Berger a quitté Vertigo en 2013 et, bien que de bons livres aient été lancés sous le mandat de son successeur, Shelly Bond (Gilbert Hernandez et Darwyn Cooke'sLes enfants du crépusculeétait génial), ils n'ont pas atteint les anciens sommets de la gloire. Bond étaitexpulséen 2016 et le flux de titres Vertigo a ralenti jusqu'à la relance supervisée par Doyle.
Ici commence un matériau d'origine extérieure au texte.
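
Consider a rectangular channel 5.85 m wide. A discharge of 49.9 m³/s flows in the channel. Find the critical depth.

For a rectangular channel, critical depth y_c = (q²/g)^(1/3) where q = Q/b = 49.9/5.85 = 8.53 m²/s.
So y_c = (8.53²/9.81)^(1/3) = 1.95 m.

y_c = 1.95 m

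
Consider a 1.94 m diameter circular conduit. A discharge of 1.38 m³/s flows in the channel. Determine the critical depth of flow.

At critical depth, Q² T / (g A³) = 1, i.e. A³/T = Q²/g = 1.38²/9.81 = 0.1941.
Trying y = 0.632 m: A³/T = 0.321 — too large.
Trying y = 0.441 m: A³/T = 0.07926 — too small.
Trying y = 0.555 m: A³/T = 0.1941 — close enough.

y_c = 0.555 m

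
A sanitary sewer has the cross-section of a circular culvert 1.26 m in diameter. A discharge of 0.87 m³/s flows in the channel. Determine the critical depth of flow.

y_c = 0.496 m

At critical depth, Q² T / (g A³) = 1, i.e. A³/T = Q²/g = 0.87²/9.81 = 0.07716.
At y = 0.63 m: A³/T = 0.1923 — over.
At y = 0.38 m: A³/T = 0.02752 — short.
At y = 0.496 m: A³/T = 0.07696 — matches.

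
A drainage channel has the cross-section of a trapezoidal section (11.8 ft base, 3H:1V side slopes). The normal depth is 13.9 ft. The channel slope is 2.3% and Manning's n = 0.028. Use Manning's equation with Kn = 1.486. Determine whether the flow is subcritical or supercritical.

With bottom width b = 11.8 ft and side slope z = 3: A = (b + zy)y = (11.8 + 3×13.9)×13.9 = 743.6 ft²; P = b + 2y√(1+z²) = 11.8 + 2×13.9×3.162 = 99.71 ft.
Hydraulic radius R = A/P = 743.6/99.71 = 7.458 ft.
V = (1.486/n) R^(2/3) √S = (1.486/0.028) × 7.458^(2/3) × √0.023 = 30.72 ft/s. Hydraulic depth D_h = A/T = 743.6/95.2 = 7.811 ft.
Froude number Fr = V/√(g·D_h) = 30.72/√(32.2×7.811) = 1.94, which is greater than 1, so the flow is supercritical.

supercritical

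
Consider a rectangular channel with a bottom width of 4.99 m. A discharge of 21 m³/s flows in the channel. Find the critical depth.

For a rectangular channel, critical depth y_c = (q²/g)^(1/3) where q = Q/b = 21/4.99 = 4.208 m²/s.
So y_c = (4.208²/9.81)^(1/3) = 1.22 m.

y_c = 1.22 m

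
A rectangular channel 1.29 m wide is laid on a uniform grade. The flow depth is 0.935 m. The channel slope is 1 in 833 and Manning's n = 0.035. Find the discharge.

Q = 0.628 m³/s

Flow area A = b·y = 1.29 × 0.935 = 1.206 m². Wetted perimeter P = b + 2y = 1.29 + 2×0.935 = 3.16 m.
Hydraulic radius R = A/P = 1.206/3.16 = 0.3817 m.
Manning's equation: Q = (1/n) A R^(2/3) S^(1/2) = (1/0.035) × 1.206 × 0.3817^(2/3) × 0.0012^(1/2) = 0.628 m³/s.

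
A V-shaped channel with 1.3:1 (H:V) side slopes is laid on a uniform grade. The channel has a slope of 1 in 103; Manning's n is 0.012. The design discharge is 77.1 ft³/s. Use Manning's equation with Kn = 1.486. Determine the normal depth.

y_n = 2.28 ft

Manning's equation rearranged: A R^(2/3) = nQ / (1.486·√S) = 0.012 × 77.1 / (1.486 × √0.009709) = 6.319.
Trying y = 2.03 ft: A R^(2/3) = 4.634 — too small.
Trying y = 2.28 ft: A R^(2/3) = 6.316 — matches.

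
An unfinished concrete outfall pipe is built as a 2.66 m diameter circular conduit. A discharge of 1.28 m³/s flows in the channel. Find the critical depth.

At critical depth, Q² T / (g A³) = 1, i.e. A³/T = Q²/g = 1.28²/9.81 = 0.167.
Try y = 0.406 m: A³/T = 0.08051 — low.
Try y = 0.598 m: A³/T = 0.3678 — high.
Try y = 0.489 m: A³/T = 0.1673 — matches.

y_c = 0.489 m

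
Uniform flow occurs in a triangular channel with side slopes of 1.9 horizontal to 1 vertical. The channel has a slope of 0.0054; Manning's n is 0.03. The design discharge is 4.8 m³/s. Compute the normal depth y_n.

y_n = 1.24 m

Manning's equation rearranged: A R^(2/3) = nQ / (1·√S) = 0.03 × 4.8 / (√0.0054) = 1.96.
Try y = 1.51 m: A R^(2/3) = 3.311 — over.
Try y = 1.24 m: A R^(2/3) = 1.958 — close enough.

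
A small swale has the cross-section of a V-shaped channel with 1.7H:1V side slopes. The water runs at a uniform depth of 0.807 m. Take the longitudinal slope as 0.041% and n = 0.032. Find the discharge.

Q = 0.346 m³/s

For a triangular section with side slope z = 1.7: A = zy² = 1.7×0.807² = 1.107 m²; P = 2y√(1+z²) = 2×0.807×1.972 = 3.183 m.
Hydraulic radius R = A/P = 1.107/3.183 = 0.3478 m.
Manning's equation: Q = (1/n) A R^(2/3) S^(1/2) = (1/0.032) × 1.107 × 0.3478^(2/3) × 0.00041^(1/2) = 0.346 m³/s.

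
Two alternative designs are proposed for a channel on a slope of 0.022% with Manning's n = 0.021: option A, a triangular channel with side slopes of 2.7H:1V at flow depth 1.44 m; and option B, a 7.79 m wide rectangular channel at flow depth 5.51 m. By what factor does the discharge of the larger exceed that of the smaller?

17.3

Channel A: For a triangular section with side slope z = 2.7: A = zy² = 2.7×1.44² = 5.599 m²; P = 2y√(1+z²) = 2×1.44×2.879 = 8.292 m. Hydraulic radius R = A/P = 5.599/8.292 = 0.6752 m. Q_A = (1/0.021)·5.599·0.6752^(2/3)·√0.00022 = 3.043 m³/s.
Channel B: Flow area A = b·y = 7.79 × 5.51 = 42.92 m². Wetted perimeter P = b + 2y = 7.79 + 2×5.51 = 18.81 m. Hydraulic radius R = A/P = 42.92/18.81 = 2.282 m. Q_B = (1/0.021)·42.92·2.282^(2/3)·√0.00022 = 52.55 m³/s.
The larger discharge is 52.55 m³/s and the smaller is 3.043 m³/s; the ratio is 17.3.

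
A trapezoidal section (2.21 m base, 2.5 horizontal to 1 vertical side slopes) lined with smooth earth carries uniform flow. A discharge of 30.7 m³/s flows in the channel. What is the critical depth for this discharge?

y_c = 1.6 m

At critical depth, Q² T / (g A³) = 1, i.e. A³/T = Q²/g = 30.7²/9.81 = 96.07.
Trying y = 1.86 m: A³/T = 180.5 — over.
Trying y = 1.6 m: A³/T = 96.07 — close enough.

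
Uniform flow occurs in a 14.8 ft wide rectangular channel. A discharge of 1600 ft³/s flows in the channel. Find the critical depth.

For a rectangular channel, critical depth y_c = (q²/g)^(1/3) where q = Q/b = 1600/14.8 = 108.1 ft²/s.
So y_c = (108.1²/32.2)^(1/3) = 7.13 ft.

y_c = 7.13 ft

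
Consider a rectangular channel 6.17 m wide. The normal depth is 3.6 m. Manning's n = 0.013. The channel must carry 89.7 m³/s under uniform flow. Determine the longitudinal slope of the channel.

S = 0.0014

Flow area A = b·y = 6.17 × 3.6 = 22.21 m². Wetted perimeter P = b + 2y = 6.17 + 2×3.6 = 13.37 m.
Hydraulic radius R = A/P = 22.21/13.37 = 1.661 m.
From Manning's equation, S = [nQ / (1 A R^(2/3))]² = [0.013 × 89.7 / (1 × 22.21 × 1.661^(2/3))]² = 0.0014.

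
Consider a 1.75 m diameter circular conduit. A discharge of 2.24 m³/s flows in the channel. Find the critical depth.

At critical depth, Q² T / (g A³) = 1, i.e. A³/T = Q²/g = 2.24²/9.81 = 0.5115.
Try y = 0.528 m: A³/T = 0.1425 — short.
Try y = 0.736 m: A³/T = 0.5127 — ≈ 0.5115.

y_c = 0.736 m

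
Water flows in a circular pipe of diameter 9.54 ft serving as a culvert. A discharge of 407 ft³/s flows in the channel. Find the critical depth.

At critical depth, Q² T / (g A³) = 1, i.e. A³/T = Q²/g = 407²/32.2 = 5144.
Trying y = 4.08 ft: A³/T = 2632 — too small.
Trying y = 5.38 ft: A³/T = 7578 — too large.
Trying y = 4.86 ft: A³/T = 5140 — ≈ 5144.

y_c = 4.86 ft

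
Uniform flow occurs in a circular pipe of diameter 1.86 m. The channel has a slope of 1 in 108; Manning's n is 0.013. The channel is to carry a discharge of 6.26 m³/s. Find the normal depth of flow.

y_n = 0.95 m

Manning's equation rearranged: A R^(2/3) = nQ / (1·√S) = 0.013 × 6.26 / (√0.009259) = 0.8457.
At y = 0.847 m: A R^(2/3) = 0.6937 — short.
At y = 1.16 m: A R^(2/3) = 1.161 — over.
At y = 0.95 m: A R^(2/3) = 0.8453 — matches.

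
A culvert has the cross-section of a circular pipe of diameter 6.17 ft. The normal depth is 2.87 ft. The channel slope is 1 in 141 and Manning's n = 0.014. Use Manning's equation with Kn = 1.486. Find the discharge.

For a circular section of diameter D = 6.17 ft at depth y = 2.87 ft, the central angle is θ = 2 arccos(1 − 2y/D) = 3.002 rad. Then A = (D²/8)(θ − sin θ) = 13.62 ft² and P = Dθ/2 = 9.261 ft.
Hydraulic radius R = A/P = 13.62/9.261 = 1.471 ft.
Manning's equation: Q = (1.486/n) A R^(2/3) S^(1/2) = (1.486/0.014) × 13.62 × 1.471^(2/3) × 0.007092^(1/2) = 158 ft³/s.

Q = 158 ft³/s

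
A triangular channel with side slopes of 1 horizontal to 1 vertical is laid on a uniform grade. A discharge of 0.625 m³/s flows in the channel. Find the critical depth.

At critical depth, Q² T / (g A³) = 1, i.e. A³/T = Q²/g = 0.625²/9.81 = 0.03982.
Trying y = 0.43 m: A³/T = 0.00735 — short.
Trying y = 0.69 m: A³/T = 0.0782 — over.
Trying y = 0.603 m: A³/T = 0.03986 — close enough.

y_c = 0.603 m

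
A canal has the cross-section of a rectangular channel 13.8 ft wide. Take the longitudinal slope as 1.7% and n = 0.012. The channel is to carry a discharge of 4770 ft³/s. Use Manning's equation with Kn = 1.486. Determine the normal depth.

Manning's equation rearranged: A R^(2/3) = nQ / (1.486·√S) = 0.012 × 4770 / (1.486 × √0.017) = 295.4.
Trying y = 6.08 ft: A R^(2/3) = 183.4 — low.
Trying y = 9.48 ft: A R^(2/3) = 329.3 — high.
Trying y = 8.71 ft: A R^(2/3) = 295.3 — matches.

y_n = 8.71 ft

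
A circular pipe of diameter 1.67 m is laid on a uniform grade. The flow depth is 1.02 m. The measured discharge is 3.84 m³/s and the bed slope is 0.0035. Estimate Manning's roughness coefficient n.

n = 0.013

For a circular section of diameter D = 1.67 m at depth y = 1.02 m, the central angle is θ = 2 arccos(1 − 2y/D) = 3.588 rad. Then A = (D²/8)(θ − sin θ) = 1.402 m² and P = Dθ/2 = 2.996 m.
Hydraulic radius R = A/P = 1.402/2.996 = 0.4678 m.
Rearranging Manning's equation: n = (1/Q) A R^(2/3) S^(1/2) = (1/3.84) × 1.402 × 0.4678^(2/3) × √0.0035 = 0.013.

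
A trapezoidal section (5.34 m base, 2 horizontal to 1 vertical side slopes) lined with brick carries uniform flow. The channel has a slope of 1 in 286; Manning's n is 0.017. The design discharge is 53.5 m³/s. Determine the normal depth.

Manning's equation rearranged: A R^(2/3) = nQ / (1·√S) = 0.017 × 53.5 / (√0.003497) = 15.38.
At y = 1.38 m: A R^(2/3) = 10.96 — short.
At y = 1.65 m: A R^(2/3) = 15.38 — ≈ 15.38.

y_n = 1.65 m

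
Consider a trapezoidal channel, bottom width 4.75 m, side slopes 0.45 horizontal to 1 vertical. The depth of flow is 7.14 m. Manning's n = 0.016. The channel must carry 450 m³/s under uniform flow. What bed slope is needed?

S = 0.00409

With bottom width b = 4.75 m and side slope z = 0.45: A = (b + zy)y = (4.75 + 0.45×7.14)×7.14 = 56.86 m²; P = b + 2y√(1+z²) = 4.75 + 2×7.14×1.097 = 20.41 m.
Hydraulic radius R = A/P = 56.86/20.41 = 2.786 m.
From Manning's equation, S = [nQ / (1 A R^(2/3))]² = [0.016 × 450 / (1 × 56.86 × 2.786^(2/3))]² = 0.00409.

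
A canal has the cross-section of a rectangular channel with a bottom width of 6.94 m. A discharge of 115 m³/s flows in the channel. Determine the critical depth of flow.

For a rectangular channel, critical depth y_c = (q²/g)^(1/3) where q = Q/b = 115/6.94 = 16.57 m²/s.
So y_c = (16.57²/9.81)^(1/3) = 3.04 m.

y_c = 3.04 m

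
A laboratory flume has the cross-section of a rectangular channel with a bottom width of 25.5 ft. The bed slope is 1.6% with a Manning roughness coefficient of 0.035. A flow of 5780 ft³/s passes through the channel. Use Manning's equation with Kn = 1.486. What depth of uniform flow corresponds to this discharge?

y_n = 12.4 ft

Manning's equation rearranged: A R^(2/3) = nQ / (1.486·√S) = 0.035 × 5780 / (1.486 × √0.016) = 1076.
Try y = 15.7 ft: A R^(2/3) = 1470 — over.
Try y = 8.52 ft: A R^(2/3) = 644.3 — short.
Try y = 12.4 ft: A R^(2/3) = 1077 — matches.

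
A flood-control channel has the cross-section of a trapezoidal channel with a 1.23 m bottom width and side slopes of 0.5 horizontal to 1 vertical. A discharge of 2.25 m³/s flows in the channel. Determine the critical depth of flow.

y_c = 0.638 m

At critical depth, Q² T / (g A³) = 1, i.e. A³/T = Q²/g = 2.25²/9.81 = 0.5161.
Try y = 0.731 m: A³/T = 0.809 — over.
Try y = 0.442 m: A³/T = 0.1578 — short.
Try y = 0.638 m: A³/T = 0.5167 — close enough.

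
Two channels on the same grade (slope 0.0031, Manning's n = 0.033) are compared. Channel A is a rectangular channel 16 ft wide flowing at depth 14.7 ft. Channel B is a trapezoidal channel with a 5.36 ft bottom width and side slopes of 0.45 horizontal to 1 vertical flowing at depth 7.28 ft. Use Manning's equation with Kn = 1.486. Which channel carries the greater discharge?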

Nous ne savons pas quels seront les paramètres de cet effort, et il est tout à fait possible que l'ingrédient secret ait toujours été simplement le bon goût de Berger, qui est maintenant transféré dans son dernier effort, Dark Horse Comics, publiéLivres Bergerdoubler. De toute façon, presque tous les éditeurs indépendants essaient de ressembler au Vertigo classique de nos jours, alors peut-être que maintenant-Vertigo ressemblera à un Johnny venu ces derniers temps. Cela n'a plus ou moins d'importance. Si la relance nous apporte du bon matériel, c'est formidable ; sinon, l’esprit éthique et débridé de Vertigo perdure ailleurs.